Woke: When will we finally sleep?
Writer: Emilia Meenakshi Emmrich
Editor: Zhifan Ye
Photographer: Romy Newman
It’s a truth widely acknowledged that the students of Havergal College are, generally, desperately in need of sleep. The reasons for our collective exhaustion are varied, as are our coping mechanisms. Like many my age, I often find myself inundated with Internet advice on the latest ‘soothing balm’, ‘essential oil’, or ‘meditation app’ that will ‘totally help me fall asleep within seconds, I promise.’ These offerings, however, come with a hefty price tag. Sleep is considered one of the most individual, psychological of struggles, a private battle to be overcome with the shiniest new offering of the self-help industry. As corporate wellness has found out, restlessness pays. This is not a condemnation of sleep gadgets, let alone those that sleep easier because of them, but a critique of the way these trends shape our discourse around sleep.

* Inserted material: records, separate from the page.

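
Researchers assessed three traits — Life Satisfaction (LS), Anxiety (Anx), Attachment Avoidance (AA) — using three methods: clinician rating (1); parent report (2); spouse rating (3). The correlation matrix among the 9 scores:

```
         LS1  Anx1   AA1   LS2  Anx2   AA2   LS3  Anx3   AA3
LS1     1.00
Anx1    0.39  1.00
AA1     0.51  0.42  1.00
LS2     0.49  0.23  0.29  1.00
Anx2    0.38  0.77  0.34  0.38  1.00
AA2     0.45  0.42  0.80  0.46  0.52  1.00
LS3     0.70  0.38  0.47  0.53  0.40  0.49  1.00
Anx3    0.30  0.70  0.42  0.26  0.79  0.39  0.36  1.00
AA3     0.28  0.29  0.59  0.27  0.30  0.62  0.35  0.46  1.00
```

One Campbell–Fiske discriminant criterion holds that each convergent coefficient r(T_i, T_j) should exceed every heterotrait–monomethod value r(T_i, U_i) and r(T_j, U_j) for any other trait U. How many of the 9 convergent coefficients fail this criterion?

1

Convergent coefficients and their comparison sets:
LS (methods 1·2): 0.49 vs {0.39, 0.38, 0.51, 0.46} → fail.
LS (methods 1·3): 0.70 vs {0.39, 0.36, 0.51, 0.35} → pass.
LS (methods 2·3): 0.53 vs {0.38, 0.36, 0.46, 0.35} → pass.
Anx (methods 1·2): 0.77 vs {0.39, 0.38, 0.42, 0.52} → pass.
Anx (methods 1·3): 0.70 vs {0.39, 0.36, 0.42, 0.46} → pass.
Anx (methods 2·3): 0.79 vs {0.38, 0.36, 0.52, 0.46} → pass.
AA (methods 1·2): 0.80 vs {0.51, 0.46, 0.42, 0.52} → pass.
AA (methods 1·3): 0.59 vs {0.51, 0.35, 0.42, 0.46} → pass.
AA (methods 2·3): 0.62 vs {0.46, 0.35, 0.52, 0.46} → pass.
1 of 9 fail.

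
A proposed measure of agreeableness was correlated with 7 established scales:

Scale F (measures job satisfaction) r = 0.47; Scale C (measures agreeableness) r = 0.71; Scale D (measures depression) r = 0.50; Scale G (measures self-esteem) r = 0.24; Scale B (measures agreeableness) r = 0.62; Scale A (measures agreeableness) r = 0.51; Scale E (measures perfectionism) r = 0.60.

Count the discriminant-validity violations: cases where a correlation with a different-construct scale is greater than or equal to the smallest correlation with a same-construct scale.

Convergent (same construct = agreeableness): Scale C, Scale B, Scale A.
Smallest convergent = 0.51. Discriminant values: 0.47, 0.50, 0.24, 0.60; count ≥ 0.51 → 1.

1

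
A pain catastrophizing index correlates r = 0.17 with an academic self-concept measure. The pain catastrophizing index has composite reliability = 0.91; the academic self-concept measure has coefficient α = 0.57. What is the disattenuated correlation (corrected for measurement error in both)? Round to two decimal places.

r_true = r_obs / √(r_xx · r_yy) = 0.17 / √(0.91 × 0.57) = 0.17 / √0.5187 = 0.17 / 0.7202 ≈ 0.24.

0.24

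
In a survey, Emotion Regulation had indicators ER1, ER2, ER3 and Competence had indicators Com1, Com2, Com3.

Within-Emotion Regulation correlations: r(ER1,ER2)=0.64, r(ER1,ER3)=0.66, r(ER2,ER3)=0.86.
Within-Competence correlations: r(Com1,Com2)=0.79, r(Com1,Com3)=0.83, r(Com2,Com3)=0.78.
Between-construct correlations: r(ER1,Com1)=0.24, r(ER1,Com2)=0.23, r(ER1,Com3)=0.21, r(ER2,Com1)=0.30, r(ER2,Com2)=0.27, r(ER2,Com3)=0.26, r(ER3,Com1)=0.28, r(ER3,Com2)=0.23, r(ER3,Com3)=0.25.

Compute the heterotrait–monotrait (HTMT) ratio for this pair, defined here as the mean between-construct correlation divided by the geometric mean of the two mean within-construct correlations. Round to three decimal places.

0.332

Mean heterotrait r = 2.27/9 = 0.2522.
Mean within-ER = 2.16/3 = 0.7200; mean within-Com = 2.40/3 = 0.8000.
Geometric mean = √(0.7200 × 0.8000) = 0.7589.
HTMT = 0.2522 / 0.7589 = 0.332.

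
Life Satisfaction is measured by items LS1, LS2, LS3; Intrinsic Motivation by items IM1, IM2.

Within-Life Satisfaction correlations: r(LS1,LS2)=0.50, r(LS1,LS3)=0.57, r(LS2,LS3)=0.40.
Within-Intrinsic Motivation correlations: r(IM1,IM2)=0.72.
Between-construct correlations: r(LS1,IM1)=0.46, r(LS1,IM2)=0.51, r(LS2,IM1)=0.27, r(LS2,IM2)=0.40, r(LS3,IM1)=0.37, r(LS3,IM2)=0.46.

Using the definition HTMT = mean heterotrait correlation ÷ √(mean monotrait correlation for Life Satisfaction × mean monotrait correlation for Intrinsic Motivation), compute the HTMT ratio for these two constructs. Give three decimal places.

0.693

Between-construct mean = 2.47/6 = 0.4117.
Mean within-LS = 1.47/3 = 0.4900; mean within-IM = 0.72/1 = 0.7200.
Geometric mean = √(0.4900 × 0.7200) = 0.5940.
HTMT = 0.4117 / 0.5940 = 0.693.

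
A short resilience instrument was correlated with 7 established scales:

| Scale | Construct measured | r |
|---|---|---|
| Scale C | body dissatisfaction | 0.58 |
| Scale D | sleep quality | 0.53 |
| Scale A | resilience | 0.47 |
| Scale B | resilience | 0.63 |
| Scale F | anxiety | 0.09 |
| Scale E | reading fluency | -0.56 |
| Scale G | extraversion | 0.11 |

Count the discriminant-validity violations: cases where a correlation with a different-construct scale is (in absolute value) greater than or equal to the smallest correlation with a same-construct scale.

Convergent (same construct = resilience): Scale A, Scale B.
Smallest convergent = 0.47. Discriminant |r|: 0.58, 0.53, 0.09, 0.56, 0.11; count ≥ 0.47 → 3.

3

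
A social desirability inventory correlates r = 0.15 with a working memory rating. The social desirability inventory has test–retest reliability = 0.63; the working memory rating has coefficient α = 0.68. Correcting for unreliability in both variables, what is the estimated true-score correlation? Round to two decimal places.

r_true = r_obs / √(r_xx · r_yy) = 0.15 / √(0.63 × 0.68) = 0.15 / √0.4284 = 0.15 / 0.6545 ≈ 0.23.

0.23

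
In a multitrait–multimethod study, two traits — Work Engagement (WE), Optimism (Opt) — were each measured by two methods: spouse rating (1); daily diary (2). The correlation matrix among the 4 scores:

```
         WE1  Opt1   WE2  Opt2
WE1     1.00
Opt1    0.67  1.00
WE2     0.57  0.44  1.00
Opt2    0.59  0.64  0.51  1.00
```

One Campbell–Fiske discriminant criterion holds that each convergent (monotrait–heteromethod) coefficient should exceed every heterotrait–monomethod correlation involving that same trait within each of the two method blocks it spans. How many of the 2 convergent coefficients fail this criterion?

Each convergent coefficient versus the relevant comparison correlations:
WE (methods 1·2): 0.57 vs {0.67, 0.51} → fail.
Opt (methods 1·2): 0.64 vs {0.67, 0.51} → fail.
2 of 2 fail.

2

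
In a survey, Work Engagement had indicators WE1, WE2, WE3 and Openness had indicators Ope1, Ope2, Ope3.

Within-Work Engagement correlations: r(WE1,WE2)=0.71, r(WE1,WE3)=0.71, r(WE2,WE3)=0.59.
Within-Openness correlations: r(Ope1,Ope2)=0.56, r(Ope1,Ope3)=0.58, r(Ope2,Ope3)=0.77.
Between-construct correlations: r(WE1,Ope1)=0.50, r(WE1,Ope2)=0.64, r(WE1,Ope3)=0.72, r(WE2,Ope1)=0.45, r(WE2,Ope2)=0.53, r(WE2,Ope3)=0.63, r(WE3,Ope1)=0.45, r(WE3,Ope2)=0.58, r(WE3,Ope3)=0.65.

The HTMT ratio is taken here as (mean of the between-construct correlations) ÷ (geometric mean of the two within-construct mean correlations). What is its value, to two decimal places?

0.88

Mean heterotrait r = 5.15/9 = 0.5722.
Mean within-WE = 2.01/3 = 0.6700; mean within-Ope = 1.91/3 = 0.6367.
Geometric mean = √(0.6700 × 0.6367) = 0.6531.
HTMT = 0.5722 / 0.6531 = 0.88.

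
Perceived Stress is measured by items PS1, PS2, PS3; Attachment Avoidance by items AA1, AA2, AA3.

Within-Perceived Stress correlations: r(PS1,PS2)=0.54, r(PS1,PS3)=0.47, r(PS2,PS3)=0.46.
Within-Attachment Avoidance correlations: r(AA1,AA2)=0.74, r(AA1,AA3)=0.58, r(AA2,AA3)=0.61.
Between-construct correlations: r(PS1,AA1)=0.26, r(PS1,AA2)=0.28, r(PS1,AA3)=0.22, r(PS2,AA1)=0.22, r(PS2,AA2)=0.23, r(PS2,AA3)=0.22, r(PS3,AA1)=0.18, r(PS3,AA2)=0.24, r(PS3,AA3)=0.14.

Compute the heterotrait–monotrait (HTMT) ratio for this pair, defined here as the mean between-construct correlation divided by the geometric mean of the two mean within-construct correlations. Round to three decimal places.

0.394

Mean heterotrait r = 1.99/9 = 0.2211.
Mean within-PS = 1.47/3 = 0.4900; mean within-AA = 1.93/3 = 0.6433.
Geometric mean = √(0.4900 × 0.6433) = 0.5614.
HTMT = 0.2211 / 0.5614 = 0.394.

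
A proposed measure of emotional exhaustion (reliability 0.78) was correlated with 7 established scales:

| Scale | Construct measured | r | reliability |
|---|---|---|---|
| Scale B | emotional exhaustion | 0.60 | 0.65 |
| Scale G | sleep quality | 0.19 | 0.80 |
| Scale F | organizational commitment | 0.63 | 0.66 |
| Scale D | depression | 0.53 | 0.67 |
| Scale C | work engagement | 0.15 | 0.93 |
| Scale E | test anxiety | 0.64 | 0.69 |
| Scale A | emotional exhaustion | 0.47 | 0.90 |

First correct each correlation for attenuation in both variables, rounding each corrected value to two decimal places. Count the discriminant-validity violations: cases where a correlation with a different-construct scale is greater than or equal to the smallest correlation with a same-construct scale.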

Even here at Havergal, we usually talk about sleep as a quirk of our lifestyles. The origin of our restlessness is typically attributed to personal and seemingly inevitable workloads, if not the self-inflicted horrors of endless scrolling or procrastination. Sleep deprivation can be easily treated as the result of personal choices, not of a societal failing.
Yet, there are issues of privilege and oppression which are deeply interlocked with sleep, issues that no white noise machine can drown out. Undeniably, sleep is a class issue. If time is money, hours spent resting versus commuting or working a late shift can determine whether or not a working-class family makes rent that month. When workers struggle to sustain themselves off of minimum-wage jobs, sleepless nights become a matter of survival. This is not to mention the quality of sleep, which depends heavily on the safety, noise levels, and light pollution within one’s surroundings, which ultimately reflect their living conditions. Particularly for the unhoused population, a good night’s rest is a luxury that a growing number of people in Toronto cannot afford.
Sleep’s relationship to class also has an inseparable connection to race, as migrants, Indigenous people, and people of colour as a whole in Canada are particularly vulnerable to living in poverty. Though limited research is available on the connection between racialisation and sleep deprivation among Canadians, research in the United States has shown that Black, Chinese-American, and Latin-American people have higher rates of sleeplessness than white people, likely due to both poverty and added stressors that come with racialised oppression.
Many of us at Havergal have the privilege of checking out of sleepless nights as soon as March Break rolls around, making it easy to forget how intersecting hierarchies shape who has the privilege to sleep and whose sleeplessness is considered business as usual.